Paradoxien kennzeichnen das frühe 21. Jahrhundert. Je fluider die Gesellschaft wird, je nomadischer die Biografien, desto stärker rückt die (kultur-)räumliche Identität wieder in den Vordergrund. Zukunft braucht bekanntlich Herkunft. Das Bedürfnis nach Verortung war selten so stark wie heute: 64 Prozent einer jüngsten Umfrage in Deutschland (INS/DER SPIEGEL) erklärten, Heimat hätte für sie in Zeiten der Globalisierung eher an Bedeutung gewonnen.
Obwohl seit vielen Jahren an der europäischen Identität gebastelt wird, ist diese – trotz Erasmus – noch nicht wirklich ausgeprägt. Europa ist der mentale Überbau, aber vom Herzen der meisten zu weit entfernt. Für die Mehrzahl der Bürger steht immer noch die kleinräumige Markierung im Vordergrund, der Gartenzaun ums Ich. Nichts verkörpert diese Heimat so sehr wie der eigene Wohnort, die eigene Region. Diese sind das Epizentrum der Emotionen, hier verschränken sich persönliche und kollektive Identität. Hier bin ich Mensch, von da komm ich her. Das Ganze (also Europa) mag zwar mehr als die Summe seiner Teile sein, die Teile (die Regionen) aber beanspruchen für sich, selbst das Ganze zu sein.
Das Europa der Regionen entfachte in den letzten Jahren nicht nur einen intensiven Wettbewerb um Talente, Investoren und Fördermittel, sondern auch einen Wettbewerb der Images. Wer hat die strahlendste Marke im ganzen Land? Wer das schillerndste Logo, den markigsten Claim?
Branding bündelt in erster Linie Identitäten und Kernkompetenzen zu einem unverwechselbaren Profil, verpackt dieses dann in eine emotionale Geschichte. Nach dem schon fast historischen Claim „Wir können alles. Außer Hochdeutsch“ (Baden-Württemberg) ist es verdächtig still geworden in vielen Regionen. So unübertrefflich in der Standort-Kommunikation Baden-Württembergs wirtschaftliche Exzellenz und humorvolles Understatement verschmelzen, so beliebig kommen viele andere Regionen daher, z.B. „Fürs Leben gern“ (Allgäu), „Wir stehen früher auf“ (Sachsen-Anhalt), oder aber sie treten erstaunlich defensiv auf wie Hessen („An Hessen führt kein Weg vorbei“).
Nein, eine Image-Kampagne allein macht noch keine Region.
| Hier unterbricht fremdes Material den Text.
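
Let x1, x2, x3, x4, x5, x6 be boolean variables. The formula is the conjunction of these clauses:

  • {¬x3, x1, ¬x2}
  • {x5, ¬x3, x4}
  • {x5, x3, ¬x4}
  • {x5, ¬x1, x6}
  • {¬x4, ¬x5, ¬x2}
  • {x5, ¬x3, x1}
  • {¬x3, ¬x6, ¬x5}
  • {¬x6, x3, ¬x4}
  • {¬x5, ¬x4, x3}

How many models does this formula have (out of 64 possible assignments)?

21

Split on x3, then x5.
  x3=1, x5=1: 5 of the 16 assignments to (x1,x2,x4,x6) work.
  x3=1, x5=0: remaining (x1,x2,x4,x6) ∈ {(1,0,1,1); (1,1,1,1)} — 2.
  x3=0, x5=1: forces x4=0; x1, x2, x6 free → 2^3 = 8.
  x3=0, x5=0: x2 free; 3 ways for (x1,x4,x6) × 2^1 = 6.
Total: 5 + 2 + 8 + 6 = 21.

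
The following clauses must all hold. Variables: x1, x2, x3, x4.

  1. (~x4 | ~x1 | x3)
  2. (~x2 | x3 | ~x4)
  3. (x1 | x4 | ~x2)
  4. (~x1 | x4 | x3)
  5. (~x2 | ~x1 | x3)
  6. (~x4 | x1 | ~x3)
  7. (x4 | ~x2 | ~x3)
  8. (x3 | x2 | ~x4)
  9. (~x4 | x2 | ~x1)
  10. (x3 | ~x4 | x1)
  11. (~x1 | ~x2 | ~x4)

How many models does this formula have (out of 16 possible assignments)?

The models are:
  x1=F x2=F x3=F x4=F
  x1=F x2=F x3=T x4=F
  x1=T x2=F x3=T x4=F
That's 3 in total.

3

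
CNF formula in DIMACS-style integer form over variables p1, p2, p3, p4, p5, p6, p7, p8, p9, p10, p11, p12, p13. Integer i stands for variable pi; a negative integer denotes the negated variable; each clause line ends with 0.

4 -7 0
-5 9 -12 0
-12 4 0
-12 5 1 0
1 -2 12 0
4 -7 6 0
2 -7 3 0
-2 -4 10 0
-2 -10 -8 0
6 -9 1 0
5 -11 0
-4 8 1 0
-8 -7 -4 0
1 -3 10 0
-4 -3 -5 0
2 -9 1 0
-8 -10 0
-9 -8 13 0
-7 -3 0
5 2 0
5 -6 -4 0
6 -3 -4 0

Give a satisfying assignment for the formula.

p1 occurs only positively in the remaining clauses — set p1 = True.
Pure literal: p7 appears only negated; assign p7 = False.
Set p2 = True and propagate.
Set p3 = False and propagate.
Branch on p4: take p4 = False.
  then p12 is forced to False.
The remaining clauses are satisfied by p5 = True, p6 = True, p8 = False, p9 = True, p10 = False, p11 = True, p13 = False.
Every clause has at least one true literal under this assignment.

p1=T  p2=T  p3=F  p4=F  p5=T  p6=T  p7=F  p8=F  p9=T  p10=F  p11=T  p12=F  p13=F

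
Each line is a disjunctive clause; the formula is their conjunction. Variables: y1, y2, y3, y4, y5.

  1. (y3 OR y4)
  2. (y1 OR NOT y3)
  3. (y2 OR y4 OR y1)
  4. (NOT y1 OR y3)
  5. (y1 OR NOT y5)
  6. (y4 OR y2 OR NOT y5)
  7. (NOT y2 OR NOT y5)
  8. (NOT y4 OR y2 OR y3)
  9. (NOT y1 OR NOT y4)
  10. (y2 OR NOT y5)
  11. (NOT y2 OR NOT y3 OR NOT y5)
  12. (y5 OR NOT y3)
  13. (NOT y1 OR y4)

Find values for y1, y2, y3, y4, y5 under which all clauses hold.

Try y1 = False.
  then y3 is forced to False.
  then y4 is forced to True.
  then y5 is forced to False.
  then y2 is forced to True.
Check each clause:
  1. (y4 OR y3) — y4 is true.
  2. (y1 OR NOT y3) — NOT y3 is true.
  3. (y2 OR y1 OR y4) — y2 is true.
  4. (NOT y1 OR y3) — NOT y1 is true.
  5. (y1 OR NOT y5) — NOT y5 is true.
  6. (NOT y5 OR y2 OR y4) — y2 is true.
  7. (NOT y2 OR NOT y5) — NOT y5 is true.
  8. (NOT y4 OR y2 OR y3) — y2 is true.
  9. (NOT y4 OR NOT y1) — NOT y1 is true.
  10. (NOT y5 OR y2) — y2 is true.
  11. (NOT y2 OR NOT y5 OR NOT y3) — NOT y5 is true.
  12. (y5 OR NOT y3) — NOT y3 is true.
  13. (y4 OR NOT y1) — y4 is true.

y1 = F, y2 = T, y3 = F, y4 = T, y5 = F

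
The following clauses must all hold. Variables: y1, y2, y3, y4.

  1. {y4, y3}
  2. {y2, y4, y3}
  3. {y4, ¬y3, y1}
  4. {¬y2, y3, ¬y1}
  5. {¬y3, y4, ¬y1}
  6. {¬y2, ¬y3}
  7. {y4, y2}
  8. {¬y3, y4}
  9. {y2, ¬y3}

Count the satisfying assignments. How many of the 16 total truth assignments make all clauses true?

3

The models are:
  y1=F y2=F y3=F y4=T
  y1=F y2=T y3=F y4=T
  y1=T y2=F y3=F y4=T
Count: 3.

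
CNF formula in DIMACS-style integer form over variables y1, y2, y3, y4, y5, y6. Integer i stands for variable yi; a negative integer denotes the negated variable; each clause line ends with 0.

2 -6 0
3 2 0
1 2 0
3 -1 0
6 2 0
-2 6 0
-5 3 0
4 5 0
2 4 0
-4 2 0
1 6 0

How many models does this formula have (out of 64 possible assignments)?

Case analysis on y2 and y6:
  y2=1, y6=1: 7 of the 16 assignments to (y1,y3,y4,y5) work.
  y2=1, y6=0: a clause becomes empty — 0.
  y2=0, y6=1: a clause becomes empty — 0.
  y2=0, y6=0: a clause becomes empty — 0.
Total: 7 + 0 + 0 + 0 = 7.

7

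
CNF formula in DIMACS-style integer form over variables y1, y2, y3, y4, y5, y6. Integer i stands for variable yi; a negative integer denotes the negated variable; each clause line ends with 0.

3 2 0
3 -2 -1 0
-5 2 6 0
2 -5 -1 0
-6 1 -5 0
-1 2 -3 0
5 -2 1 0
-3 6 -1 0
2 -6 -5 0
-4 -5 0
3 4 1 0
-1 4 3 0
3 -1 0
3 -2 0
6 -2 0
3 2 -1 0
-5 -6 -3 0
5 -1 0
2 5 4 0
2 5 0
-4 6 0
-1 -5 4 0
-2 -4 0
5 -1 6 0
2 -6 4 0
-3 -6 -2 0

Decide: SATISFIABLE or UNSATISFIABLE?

y2 = True:
  propagation gives y3=True, y6=True; an empty clause results — contradiction.
y2 = False:
  propagation gives y3=True, y1=False, y5=True, y6=True; an empty clause results — contradiction.
Every branch closes, so no satisfying assignment exists.

UNSATISFIABLE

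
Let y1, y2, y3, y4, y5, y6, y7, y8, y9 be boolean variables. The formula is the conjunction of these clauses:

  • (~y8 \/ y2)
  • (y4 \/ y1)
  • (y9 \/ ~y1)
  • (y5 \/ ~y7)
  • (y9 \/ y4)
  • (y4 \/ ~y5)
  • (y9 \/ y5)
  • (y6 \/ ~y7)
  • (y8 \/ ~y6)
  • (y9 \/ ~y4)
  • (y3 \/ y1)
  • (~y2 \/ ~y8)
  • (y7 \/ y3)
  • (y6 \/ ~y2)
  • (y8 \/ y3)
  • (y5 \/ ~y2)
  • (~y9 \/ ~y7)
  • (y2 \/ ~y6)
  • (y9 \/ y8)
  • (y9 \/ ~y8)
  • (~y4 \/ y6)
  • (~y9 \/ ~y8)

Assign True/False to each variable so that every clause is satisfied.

y3 occurs only positively in the remaining clauses — set y3 = True.
Try y1 = True.
  then y9 is forced to True.
  then y7 is forced to False.
  then y8 is forced to False.
  then y6 is forced to False.
  then y2 is forced to False.
  then y4 is forced to False.
  then y5 is forced to False.
Every clause has at least one true literal under this assignment.

y1=True  y2=False  y3=True  y4=False  y5=False  y6=False  y7=False  y8=False  y9=True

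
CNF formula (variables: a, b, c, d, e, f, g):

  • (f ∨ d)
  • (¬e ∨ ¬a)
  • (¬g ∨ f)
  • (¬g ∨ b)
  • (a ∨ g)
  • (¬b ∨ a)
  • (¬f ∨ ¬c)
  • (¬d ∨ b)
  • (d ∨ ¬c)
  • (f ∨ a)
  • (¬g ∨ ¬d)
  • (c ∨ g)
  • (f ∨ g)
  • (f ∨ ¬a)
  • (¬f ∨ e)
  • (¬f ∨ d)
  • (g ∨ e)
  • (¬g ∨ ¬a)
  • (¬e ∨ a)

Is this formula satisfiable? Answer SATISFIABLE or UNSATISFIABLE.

UNSATISFIABLE

f = True:
  propagation gives c=False, g=True, b=True, a=True; an empty clause results — contradiction.
f = False:
  propagation gives d=True, g=False; an empty clause results — contradiction.
Every branch closes, so no satisfying assignment exists.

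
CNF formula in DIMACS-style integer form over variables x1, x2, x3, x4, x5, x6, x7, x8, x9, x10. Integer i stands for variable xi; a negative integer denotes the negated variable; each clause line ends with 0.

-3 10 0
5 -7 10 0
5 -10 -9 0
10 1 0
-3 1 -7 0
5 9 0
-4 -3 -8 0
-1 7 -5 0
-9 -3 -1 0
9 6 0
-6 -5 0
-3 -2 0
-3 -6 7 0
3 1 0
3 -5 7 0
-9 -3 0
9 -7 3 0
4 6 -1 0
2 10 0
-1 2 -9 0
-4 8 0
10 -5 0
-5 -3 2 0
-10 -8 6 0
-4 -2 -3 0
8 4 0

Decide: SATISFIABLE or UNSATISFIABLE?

Branch on x1: take x1 = True.
The remaining clauses are satisfied by x2 = True, x3 = False, x4 = True, x5 = False, x6 = True, x7 = False, x8 = True, x9 = True, x10 = False.
Every clause has at least one true literal under this assignment.
So x1 = T, x2 = T, x3 = F, x4 = T, x5 = F, x6 = T, x7 = F, x8 = T, x9 = T, x10 = F is a satisfying assignment.

SATISFIABLE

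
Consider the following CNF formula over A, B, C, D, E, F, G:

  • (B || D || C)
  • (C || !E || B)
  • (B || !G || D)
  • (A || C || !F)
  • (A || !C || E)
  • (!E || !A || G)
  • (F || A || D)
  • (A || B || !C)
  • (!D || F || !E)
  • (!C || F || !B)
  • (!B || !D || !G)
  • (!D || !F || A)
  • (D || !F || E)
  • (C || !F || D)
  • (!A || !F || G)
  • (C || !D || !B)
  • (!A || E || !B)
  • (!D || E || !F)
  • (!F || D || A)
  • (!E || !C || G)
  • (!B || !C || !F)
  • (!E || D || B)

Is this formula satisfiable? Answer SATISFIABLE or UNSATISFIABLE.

SATISFIABLE

Set A = True and propagate.
Try B = False.
The remaining clauses are satisfied by C = True, D = True, E = True, F = True, G = True.
So A=True, B=False, C=True, D=True, E=True, F=True, G=True is a satisfying assignment.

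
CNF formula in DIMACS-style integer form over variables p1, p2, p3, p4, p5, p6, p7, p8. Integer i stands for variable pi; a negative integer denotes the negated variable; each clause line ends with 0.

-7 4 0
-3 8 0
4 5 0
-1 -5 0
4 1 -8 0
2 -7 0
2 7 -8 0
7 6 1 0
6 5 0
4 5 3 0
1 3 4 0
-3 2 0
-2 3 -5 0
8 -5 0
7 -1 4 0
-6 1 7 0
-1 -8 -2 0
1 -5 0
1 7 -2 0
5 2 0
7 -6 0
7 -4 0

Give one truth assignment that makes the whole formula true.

p1 = False  p2 = True  p3 = False  p4 = True  p5 = False  p6 = True  p7 = True  p8 = False

Check each clause:
  1. (¬p7 ∨ p4) — p4 is true.
  2. (¬p3 ∨ p8) — ¬p3 is true.
  3. (p4 ∨ p5) — p4 is true.
  4. (¬p1 ∨ ¬p5) — ¬p5 is true.
  5. (p1 ∨ ¬p8 ∨ p4) — ¬p8 is true.
  6. (p2 ∨ ¬p7) — p2 is true.
  7. (p2 ∨ ¬p8 ∨ p7) — ¬p8 is true.
  8. (p6 ∨ p7 ∨ p1) — p6 is true.
  9. (p5 ∨ p6) — p6 is true.
  10. (p4 ∨ p3 ∨ p5) — p4 is true.
  11. (p1 ∨ p4 ∨ p3) — p4 is true.
  12. (¬p3 ∨ p2) — p2 is true.
  13. (p3 ∨ ¬p5 ∨ ¬p2) — ¬p5 is true.
  14. (p8 ∨ ¬p5) — ¬p5 is true.
  15. (p4 ∨ ¬p1 ∨ p7) — p4 is true.
  16. (¬p6 ∨ p1 ∨ p7) — p7 is true.
  17. (¬p2 ∨ ¬p1 ∨ ¬p8) — ¬p8 is true.
  18. (¬p5 ∨ p1) — ¬p5 is true.
  19. (p7 ∨ p1 ∨ ¬p2) — p7 is true.
  20. (p2 ∨ p5) — p2 is true.
  21. (p7 ∨ ¬p6) — p7 is true.
  22. (¬p4 ∨ p7) — p7 is true.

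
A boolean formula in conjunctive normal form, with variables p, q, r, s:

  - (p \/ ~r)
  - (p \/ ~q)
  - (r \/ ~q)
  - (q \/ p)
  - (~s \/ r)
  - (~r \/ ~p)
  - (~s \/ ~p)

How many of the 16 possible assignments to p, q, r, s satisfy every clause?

The models are:
  p=T q=F r=F s=F
That's 1 in total.

1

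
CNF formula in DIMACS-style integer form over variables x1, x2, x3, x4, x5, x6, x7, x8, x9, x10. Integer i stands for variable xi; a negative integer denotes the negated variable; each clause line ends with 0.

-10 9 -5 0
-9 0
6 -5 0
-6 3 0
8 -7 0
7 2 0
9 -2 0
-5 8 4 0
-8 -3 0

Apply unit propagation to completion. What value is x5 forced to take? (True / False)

False

Unit clause (¬x9) sets x9 = False.
(¬x2 ∨ x9) with x9 = False leaves only ¬x2, so x2 = False.
From (x7 ∨ x2) and x2 = False: x7 = True.
(¬x7 ∨ x8) with x7 = True leaves only x8, so x8 = True.
From (¬x8 ∨ ¬x3) and x8 = True: x3 = False.
(x3 ∨ ¬x6) with x3 = False leaves only ¬x6, so x6 = False.
(¬x5 ∨ x6): since x6 = False, the clause reduces to (¬x5). x5 = False.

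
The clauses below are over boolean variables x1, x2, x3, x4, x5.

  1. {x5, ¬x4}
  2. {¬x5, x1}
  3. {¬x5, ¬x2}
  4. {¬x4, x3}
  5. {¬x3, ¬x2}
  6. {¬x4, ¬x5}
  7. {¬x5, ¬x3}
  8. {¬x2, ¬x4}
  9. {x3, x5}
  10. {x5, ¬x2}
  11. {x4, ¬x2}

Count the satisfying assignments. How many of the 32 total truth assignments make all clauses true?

3

The models are:
  x1=F x2=F x3=T x4=F x5=F
  x1=T x2=F x3=F x4=F x5=T
  x1=T x2=F x3=T x4=F x5=F
That's 3 in total.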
Entscheidend sind vielmehr schlagkräftige Netzwerke vor Ort, die kontinuierliche Weiterentwicklung der Kern-Kompetenzen, ein hoher Output an Innovationen. Besonders in kleineren ländlichen Regionen gerät dieses Local Sourcing oft zur Absichtserklärung. Ein erfolgreiches Gegenbeispiel ist etwa das Modell der Genussregionen in Österreich, in denen an Hand eines kulinarischen Leitprodukts regionale Identität und unternehmerische Performance überzeugend verknüpft werden.
Das Management regionaler Identitäten ist immer auch ein Balanceakt zwischen Innen und Außen, zwischen dem Fremden und dem Eigenen. Aus diesem Balancing resultiert auch der anhaltende Boom der regionalen Produkte, der Slow Food und Slow Fashion-Produkte – die Lederhose ist auch (aber dann mehr als) ein Antiglobalisierungs-Reflex, der Trachtenjanker mit Swarovski-Steinchen verziert, der Filzpantoffel oder der Birnenschnaps aus dem Nachbardorf sind Identitäts-Accessoires und identitätsstiftende Anker-Produkte.
Für das regionale Branding bricht – meiner Einschätzung aus der Praxis nach – aber nun eine neue Phase an: innerhalb der regionalen Marke wachsen vermehrt Mikro-Labels heran, wie wir sie bereits in der Weinwirtschaft mit dem Terroir erlebten, oder gerade in Metropolen, wo städtische Mikrokosmen zu attraktiven Sub-Brands werden können (z.B. Berlin-Friedrichshain). Mikro-Labels (etwa lokaler Produzenten) bilden kleinräumige Identitäten ab, sind extrem differenziert, haben ein klares Profil, das draußen in der Welt der Nicht-Orte hohe Image-Werte verspricht. Strategisch gut verzahnt mit der (größeren) regionalen Marke, stärkt das beider Strahlkraft.